Desde hace varios años soñaba con llegar al otro lado de la isla con un itinerario intenso que me permitiera ver mucho en poco tiempo. Como soñar no cuesta nada pero viajar sí, decidí aprovechar la invitación de un amigo cineasta, que trabaja con una de las cadenas de noticias internacionales que están siguiendo los eventos que ocurren, o más bien que no acaban de ocurrir en Haití.
Todo me llamaba la atención, la propiedad y la forma queda en que me saludaban, bajito y amable: Bon jour madame. Bon soir madame… Pasar una mañana con los niños de Cité-Soléil, un lugar asombroso y hediondo, donde lo único que pude entender fue el inglés mal sellado en los labios de un jovencito de dieciséis años, que me dijo: “You see, madame, our president is in exile…”. Y yo me pregunto cuántas veces se habrá repetido la frase en haitiano y en cuantas bocas hambrientas. Muchas, muchas, muchas…
La forma en que me recibió la oligarquía de Puerto Príncipe fue más que coherente con los prejuicios que me adelantaron uno por una mis amigos y familiares cuando les anuncié que pensaba ir a Haití: amable y desconfiada. Cautelosamente fui presentada por mi amigo cineasta a un grupo de conocidos suyos en inglés; contesté un par de preguntas en francés, y después de tener al grupo de comensales en vilo por diez minutos tratando de dilucidar mi origen, les solté la bomba social: “Je suis dominicaine”. Una de las mujeres de la mesa, la tataranieta de un presidente desmembrado cuyas extremidades fueron repartidas oficiosamente en todo el territorio haitiano, explotó con una risa demasiado ardua para incitar mi simpatía: “Dominicaine!: “Bum! Bum! Bum!”
Sus palabras fueron acompañadas por el gesto inequívoco de tres dedos de su mano derecha apuntando mi pecho.
Y Bum!, Bum! Bum! No termino de reírme con las implicaciones de tan violento faux-pas. Pero no es sembrando paz que se han erosionado nuestras mutuas desconfianzas, la guerra ha sido hasta ahora nuestro vehículo más cargado de comunicación.

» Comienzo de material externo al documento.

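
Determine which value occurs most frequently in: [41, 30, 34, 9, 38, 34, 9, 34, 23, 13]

34

Step 1: Count the frequency of each value:
  9: appears 2 time(s)
  13: appears 1 time(s)
  23: appears 1 time(s)
  30: appears 1 time(s)
  34: appears 3 time(s)
  38: appears 1 time(s)
  41: appears 1 time(s)
Step 2: The value 34 appears most frequently (3 times).
Step 3: Mode = 34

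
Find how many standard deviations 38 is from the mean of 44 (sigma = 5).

-1.2

Step 1: Recall the z-score formula: z = (x - mu) / sigma
Step 2: Substitute values: z = (38 - 44) / 5
Step 3: z = -6 / 5 = -1.2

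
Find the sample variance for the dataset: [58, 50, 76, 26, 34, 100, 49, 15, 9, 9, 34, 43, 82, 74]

803.456

Step 1: Compute the mean: (58 + 50 + 76 + 26 + 34 + 100 + 49 + 15 + 9 + 9 + 34 + 43 + 82 + 74) / 14 = 47.0714
Step 2: Compute squared deviations from the mean:
  (58 - 47.0714)^2 = 119.4337
  (50 - 47.0714)^2 = 8.5765
  (76 - 47.0714)^2 = 836.8622
  (26 - 47.0714)^2 = 444.0051
  (34 - 47.0714)^2 = 170.8622
  (100 - 47.0714)^2 = 2801.4337
  (49 - 47.0714)^2 = 3.7194
  (15 - 47.0714)^2 = 1028.5765
  (9 - 47.0714)^2 = 1449.4337
  (9 - 47.0714)^2 = 1449.4337
  (34 - 47.0714)^2 = 170.8622
  (43 - 47.0714)^2 = 16.5765
  (82 - 47.0714)^2 = 1220.0051
  (74 - 47.0714)^2 = 725.148
Step 3: Sum of squared deviations = 10444.9286
Step 4: Sample variance = 10444.9286 / 13 = 803.456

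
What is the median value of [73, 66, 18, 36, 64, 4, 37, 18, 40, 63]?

38.5

Step 1: Sort the data in ascending order: [4, 18, 18, 36, 37, 40, 63, 64, 66, 73]
Step 2: The number of values is n = 10.
Step 3: Since n is even, the median is the average of positions 5 and 6:
  Median = (37 + 40) / 2 = 38.5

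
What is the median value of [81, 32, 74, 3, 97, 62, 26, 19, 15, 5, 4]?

26

Step 1: Sort the data in ascending order: [3, 4, 5, 15, 19, 26, 32, 62, 74, 81, 97]
Step 2: The number of values is n = 11.
Step 3: Since n is odd, the median is the middle value at position 6: 26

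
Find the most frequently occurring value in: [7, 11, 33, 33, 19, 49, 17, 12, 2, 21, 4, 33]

33

Step 1: Count the frequency of each value:
  2: appears 1 time(s)
  4: appears 1 time(s)
  7: appears 1 time(s)
  11: appears 1 time(s)
  12: appears 1 time(s)
  17: appears 1 time(s)
  19: appears 1 time(s)
  21: appears 1 time(s)
  33: appears 3 time(s)
  49: appears 1 time(s)
Step 2: The value 33 appears most frequently (3 times).
Step 3: Mode = 33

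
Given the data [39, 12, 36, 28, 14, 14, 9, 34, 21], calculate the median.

21

Step 1: Sort the data in ascending order: [9, 12, 14, 14, 21, 28, 34, 36, 39]
Step 2: The number of values is n = 9.
Step 3: Since n is odd, the median is the middle value at position 5: 21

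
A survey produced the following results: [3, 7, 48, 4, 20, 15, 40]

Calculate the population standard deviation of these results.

16.569

Step 1: Compute the mean: 19.5714
Step 2: Sum of squared deviations from the mean: 1921.7143
Step 3: Population variance = 1921.7143 / 7 = 274.5306
Step 4: Standard deviation = sqrt(274.5306) = 16.569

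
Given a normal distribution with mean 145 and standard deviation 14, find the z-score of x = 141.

-0.2857

Step 1: Recall the z-score formula: z = (x - mu) / sigma
Step 2: Substitute values: z = (141 - 145) / 14
Step 3: z = -4 / 14 = -0.2857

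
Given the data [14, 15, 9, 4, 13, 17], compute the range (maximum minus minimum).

13

Step 1: Identify the maximum value: max = 17
Step 2: Identify the minimum value: min = 4
Step 3: Range = max - min = 17 - 4 = 13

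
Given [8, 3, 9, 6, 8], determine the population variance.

4.56

Step 1: Compute the mean: (8 + 3 + 9 + 6 + 8) / 5 = 6.8
Step 2: Compute squared deviations from the mean:
  (8 - 6.8)^2 = 1.44
  (3 - 6.8)^2 = 14.44
  (9 - 6.8)^2 = 4.84
  (6 - 6.8)^2 = 0.64
  (8 - 6.8)^2 = 1.44
Step 3: Sum of squared deviations = 22.8
Step 4: Population variance = 22.8 / 5 = 4.56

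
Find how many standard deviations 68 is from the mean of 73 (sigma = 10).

-0.5

Step 1: Recall the z-score formula: z = (x - mu) / sigma
Step 2: Substitute values: z = (68 - 73) / 10
Step 3: z = -5 / 10 = -0.5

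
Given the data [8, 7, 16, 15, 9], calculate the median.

9

Step 1: Sort the data in ascending order: [7, 8, 9, 15, 16]
Step 2: The number of values is n = 5.
Step 3: Since n is odd, the median is the middle value at position 3: 9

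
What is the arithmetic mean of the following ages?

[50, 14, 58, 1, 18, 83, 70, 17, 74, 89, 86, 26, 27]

47.1538

Step 1: Sum all values: 50 + 14 + 58 + 1 + 18 + 83 + 70 + 17 + 74 + 89 + 86 + 26 + 27 = 613
Step 2: Count the number of values: n = 13
Step 3: Mean = sum / n = 613 / 13 = 47.1538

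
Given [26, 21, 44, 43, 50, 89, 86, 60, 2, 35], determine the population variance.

675.44

Step 1: Compute the mean: (26 + 21 + 44 + 43 + 50 + 89 + 86 + 60 + 2 + 35) / 10 = 45.6
Step 2: Compute squared deviations from the mean:
  (26 - 45.6)^2 = 384.16
  (21 - 45.6)^2 = 605.16
  (44 - 45.6)^2 = 2.56
  (43 - 45.6)^2 = 6.76
  (50 - 45.6)^2 = 19.36
  (89 - 45.6)^2 = 1883.56
  (86 - 45.6)^2 = 1632.16
  (60 - 45.6)^2 = 207.36
  (2 - 45.6)^2 = 1900.96
  (35 - 45.6)^2 = 112.36
Step 3: Sum of squared deviations = 6754.4
Step 4: Population variance = 6754.4 / 10 = 675.44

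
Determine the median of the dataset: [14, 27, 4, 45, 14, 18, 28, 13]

16

Step 1: Sort the data in ascending order: [4, 13, 14, 14, 18, 27, 28, 45]
Step 2: The number of values is n = 8.
Step 3: Since n is even, the median is the average of positions 4 and 5:
  Median = (14 + 18) / 2 = 16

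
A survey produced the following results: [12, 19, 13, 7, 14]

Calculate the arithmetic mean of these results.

13

Step 1: Sum all values: 12 + 19 + 13 + 7 + 14 = 65
Step 2: Count the number of values: n = 5
Step 3: Mean = sum / n = 65 / 5 = 13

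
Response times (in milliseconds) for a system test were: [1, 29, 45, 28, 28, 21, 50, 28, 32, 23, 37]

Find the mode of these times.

28

Step 1: Count the frequency of each value:
  1: appears 1 time(s)
  21: appears 1 time(s)
  23: appears 1 time(s)
  28: appears 3 time(s)
  29: appears 1 time(s)
  32: appears 1 time(s)
  37: appears 1 time(s)
  45: appears 1 time(s)
  50: appears 1 time(s)
Step 2: The value 28 appears most frequently (3 times).
Step 3: Mode = 28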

Nunca pensé morirme en Haití, o sea, que me mataran, pero vi la muerte tan multiplicada y oronda sobre las cabezas altas de nuestros vecinos menos distantes, que me nació un respeto de isla por tanto valor sin nombre. Tampoco sé cómo llamar lo que sentí al ver tanta perfección en cada objeto fabricado por todas esas manos que embellecen hasta las piedras del camino, o bueno las piedras parecían acomodarse de una forma sospechosa entre tanto que ver y disfrutar.
Ver Haití con los taps-taps coloridos de espíritus bíblicos y poblados de detalles de gente afanada y afanosa, ver los trajes y corbatas y sombreros de los que van a un entierro a pie donde el muerto era cargado en una bicicleta, oler un melón francés amarillo y gigante, todo eso pasaba demasiado rápido, pero sobre todo ver una fiesta que no adquiere la envidia de la mar porque es allí donde se lavan todos la sangre que sigue fluyendo, cansada y roja, como una santa mártir líquida desaguada en noticias que no dicen nada, que no tienen nada que decir y que no estoy dispuesta a repetir hoy día.
Cuatro días en Puerto Príncipe y me siento la reina más temida de mi propia ignorancia, no es que lo conozca, es que lo quiero conocer porque así es la curiosidad malsana, necesito confirmar hasta dónde y qué punto nuestros dioses han hablado de hermandad, y nosotros preferimos voltear la cara al mar de nuestra historia, la mar santísima, teñida de un color sin banderas.
LISTÍN DIARIO, DOMINGO 17 DE JULIO 1994.